CSSC Shipping Company, filiale de crédit-bail du conglomérat public de construction navale, est le seul bailleur chinois noté qui se consacre exclusivement au leasing de navires et à l'exploitation de la flotte. Si son modèle économique l'expose au caractère cyclique de l'industrie maritime, sa vulnérabilité aux porte-conteneurs (10 % de son portefeuille de leasing à la fin de 2021), n’inquiète pas davantage la société chargée d’évaluer la solvabilité financière des entreprises alors que CSSC a réceptionné l’an dernier un grand nombre de navires.
D’autres ont un nombre de navires en construction qui seront livrés au cours des deux prochaines années, ce qui pourrait être source d’impayés. « Tout impact de la baisse des taux de fret sur les intérêts et les revenus locatifs des bailleurs devrait être minime car les contrats de location de navires sont généralement à long terme avec des taux de location majoritairement fixes », rétorquent les analystes de Fitch.
270 Md$ de bénéfices
Par ailleurs, le risque de crédit serait faible car la plupart de leurs locataires sont des « leaders mondiaux du transport maritime qui ont démontré à plusieurs reprises leur résistance » par avis de gros temps. D’autant que les locataires en question, qui devraient consolider 270 Md$ de bénéfices en 2022 après avoir engrangé 20 Md$ en 2021, ont suffisamment renforcé leur capacité de remboursement pour affronter le ralentissement économique.
« En outre, l'effet de levier des bailleurs a diminué ces dernières années en raison du renforcement de l'environnement réglementaire, ce qui leur offre une marge plus élevée pour absorber le risque lié aux actifs », ajoutent-ils.
Les transporteurs de conteneurs améliorent leur notation grâce à la réduction de leur endettement
Politique conservatrice
De même, la conjoncture n’a pas encore dégradé non plus la notation des compagnies. Au contraire. Les sept crédits pour le secteur du conteneur couverts par l'agence de notation Moody's ont bien bougé au cours des six derniers mois. Trois transporteurs ont vu leur note relevée : Wan Hai (de Ba2 à Ba1), CMA CGM (de Ba3 à Ba2), Danaos (de B1 à Ba3). Trois autres ont vu leurs perspectives de crédit améliorée, passant de stables à positives : Maersk, Hapag-Lloyd et Global Ship Lease.

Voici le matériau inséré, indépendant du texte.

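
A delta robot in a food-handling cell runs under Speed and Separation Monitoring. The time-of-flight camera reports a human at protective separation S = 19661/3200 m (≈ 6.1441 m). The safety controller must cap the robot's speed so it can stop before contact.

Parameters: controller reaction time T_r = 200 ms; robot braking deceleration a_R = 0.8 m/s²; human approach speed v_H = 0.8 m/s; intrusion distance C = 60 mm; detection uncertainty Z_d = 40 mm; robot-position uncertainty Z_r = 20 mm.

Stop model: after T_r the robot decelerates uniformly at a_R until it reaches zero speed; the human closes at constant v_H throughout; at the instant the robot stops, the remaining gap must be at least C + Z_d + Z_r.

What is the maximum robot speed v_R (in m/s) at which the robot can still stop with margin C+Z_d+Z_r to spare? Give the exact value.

v_R_max = 9/4 m/s = 2.2500 m/s

at the boundary: (5/8)·v² + (6/5)·v + (-3753/640) = 0
  disc = (6/5)² − 4·(5/8)·(-3753/640) = 103041/6400 ; √disc = 321/80
  v_R = (−(6/5) + 321/80) / (2·(5/8)) = 9/4 m/s
check:
T_s = v_R/a_R = (9/4)/(4/5) = 2.8125 s
reaction-phase robot travel = 2.2500·0.2000 = 0.4500 m
robot covers 2.2500·2.8125 − ½·0.8000·2.8125² = 3.1641 m while stopping
person approaches 0.8000·(0.2000+2.8125) = 2.4100 m
residual clearance needed = 0.0600+0.0400+0.0200 = 0.1200 m
sum ≈ 0.4500+3.1641+2.4100+0.1200 ≈ 6.1441 m = S ✓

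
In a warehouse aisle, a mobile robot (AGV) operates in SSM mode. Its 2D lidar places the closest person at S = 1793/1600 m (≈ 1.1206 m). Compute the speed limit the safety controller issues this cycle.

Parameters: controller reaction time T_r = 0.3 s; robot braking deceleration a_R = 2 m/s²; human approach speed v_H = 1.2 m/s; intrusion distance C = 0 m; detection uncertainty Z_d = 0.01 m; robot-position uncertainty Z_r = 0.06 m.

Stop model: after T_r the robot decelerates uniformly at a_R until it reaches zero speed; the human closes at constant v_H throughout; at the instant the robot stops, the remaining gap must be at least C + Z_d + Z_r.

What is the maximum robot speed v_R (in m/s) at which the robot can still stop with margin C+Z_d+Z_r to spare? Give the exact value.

at the boundary: (1/4)·v² + (9/10)·v + (-221/320) = 0
  disc = (9/10)² − 4·(1/4)·(-221/320) = 2401/1600 ; √disc = 49/40
  v_R = (−(9/10) + 49/40) / (2·(1/4)) = 13/20 m/s
check:
braking lasts T_s = (13/20)/2 = 0.3250 s
robot in T_r: 0.6500·0.3000 = 0.1950 m
braking distance = 0.6500²/(2·2.0000) = 0.1056 m
human over T_r+T_s: 1.2000·(0.3000+0.3250) = 0.7500 m
C+Z_d+Z_r = 0.0000+0.0100+0.0600 = 0.0700 m
sum ≈ 0.1950+0.1056+0.7500+0.0700 ≈ 1.1206 m = S ✓

v_R_max = 13/20 m/s = 0.6500 m/s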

L’amélioration des notations est en partie liée à la réduction de l’endettement, indique l’agence de notation internationale. C’est le cas de CMA CGM, dont la dette s’est réduite de 40 % depuis l'acquisition de Ceva Logistics en 2019. La compagnie a également été créditée pour sa politique conservatrice de distribution de dividendes (versement réduit à 10 %) choisissant plutôt de réinvestir 90 % de ses bénéfices dans le développement de ses activités. CMA CGM devrait dégager 13 Md$ de cash-flow libre en 2022.
Wan Hai la mieux notée
Maersk est également parvenue à ramener la dette nette à - 3,4 Md$ (les liquidités sont supérieures à la dette). Selon Alphaliner, ses performances devraient reste stables grâce à la logistique, l’activité ayant désormais doublé, passé d’un peu moins de 7 à 12 Md$ entre 2020 et aujourd’hui. Hapag-Lloyd avait pour sa part remboursé 818 M€ de dettes à fin mars, faisant passer son ratio d'actifs non grevés de 29 % à 47 %.
La compagnie taïwanaise Wan Hai Lines, qui a vu sa notation rehaussée pour la première fois depuis 2015, n'est plus qu'à un cran de la note d'investissement. Elle est d’ailleurs la mieux notée après Maersk.